A Lightweight Network Intrusion Detection System Based on Temporal Convolutional Networks and Attention Mechanisms
Main Article Content
Abstract
The proliferation of Internet of Things (IoT) devices has led to a significant increase in the number and complexity of cyberattacks, posing severe challenges to global cybersecurity and exposing the limitations of traditional signature-based intrusion detection systems (IDS) in addressing unknown or evolving threats. To tackle this issue, we propose TCNSE, a network intrusion detection model that integrates a Temporal Convolutional Network (TCN) with a Squeeze-and- Excitation (SE) module. The TCN effectively captures temporal dependencies in network traffic through dilated convolutions, while the SE module enhances feature representation by modeling inter-channel relationships.
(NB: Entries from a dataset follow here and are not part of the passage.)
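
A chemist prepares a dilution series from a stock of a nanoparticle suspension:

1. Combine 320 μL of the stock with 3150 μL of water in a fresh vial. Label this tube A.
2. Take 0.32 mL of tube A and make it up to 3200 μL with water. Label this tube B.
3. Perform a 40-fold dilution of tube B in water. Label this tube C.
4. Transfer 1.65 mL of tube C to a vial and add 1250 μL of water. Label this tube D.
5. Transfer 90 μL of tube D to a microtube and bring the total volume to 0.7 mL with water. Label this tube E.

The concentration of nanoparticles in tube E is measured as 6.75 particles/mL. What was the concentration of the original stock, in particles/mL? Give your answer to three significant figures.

Step 1: 320 μL + 3150 μL = 3470 μL total → factor 3470/320 = 10.844
Step 2: 0.32 mL brought to 3200 μL → factor 3.2/0.32 = 10
Step 3: 40-fold → factor 40
Step 4: 1.65 mL + 1250 μL = 2.9 mL total → factor 2.9/1.65 = 1.7576
Step 5: 90 μL brought to 0.7 mL → factor 700/90 = 7.7778
Overall dilution factor = 10.844 × 10 × 40 × 1.7576 × 7.7778 = 59294
Stock = 6.75 particles/mL × 59294 = 4.00 × 10^5 particles/mL

4.00 × 10^5 particles/mL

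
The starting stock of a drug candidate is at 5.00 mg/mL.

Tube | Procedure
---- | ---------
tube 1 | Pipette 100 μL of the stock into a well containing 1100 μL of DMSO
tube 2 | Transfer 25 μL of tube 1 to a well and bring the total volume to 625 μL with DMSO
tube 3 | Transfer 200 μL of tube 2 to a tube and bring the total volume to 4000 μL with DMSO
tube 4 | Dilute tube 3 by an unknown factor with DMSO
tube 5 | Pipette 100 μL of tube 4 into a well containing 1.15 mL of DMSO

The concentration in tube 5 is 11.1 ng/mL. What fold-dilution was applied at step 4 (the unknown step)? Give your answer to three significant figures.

6.01-fold

Step 1: 100 μL + 1100 μL = 1200 μL total → factor 1200/100 = 12
Step 2: 25 μL brought to 625 μL → factor 625/25 = 25
Step 3: 200 μL brought to 4000 μL → factor 4000/200 = 20
Step 4: unknown factor x
Step 5: 100 μL + 1.15 mL = 1250 μL total → factor 1250/100 = 12.5
Product of known-step factors = 75000
Overall factor = 5.00 mg/mL / (11.1 ng/mL) = 4.5045 × 10^5
x = 4.5045 × 10^5 / 75000 = 6.01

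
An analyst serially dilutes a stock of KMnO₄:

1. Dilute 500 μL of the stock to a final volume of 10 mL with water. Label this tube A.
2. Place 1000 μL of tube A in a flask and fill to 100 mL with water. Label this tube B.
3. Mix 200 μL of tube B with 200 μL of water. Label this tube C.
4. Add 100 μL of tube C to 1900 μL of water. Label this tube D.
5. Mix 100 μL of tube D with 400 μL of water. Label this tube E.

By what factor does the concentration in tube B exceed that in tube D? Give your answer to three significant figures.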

Our model maintains high detection accuracy with low computational complexity, making it suitable for deployment on resource-constrained IoT devices. We applied our model to the CIC-IDS 2018 dataset, implementing efficient data preprocessing and feature selection techniques that reduced the number of features from over 80 to 20. We also addressed class imbalance using hybrid sampling methods and Focal Loss. Experimental results demonstrate that the TCNSE model outperforms existing advanced intrusion detection models, achieving key performance metrics of 98.4% accuracy, 99.4% precision, 98.7% recall, and a 99.1% F1 score.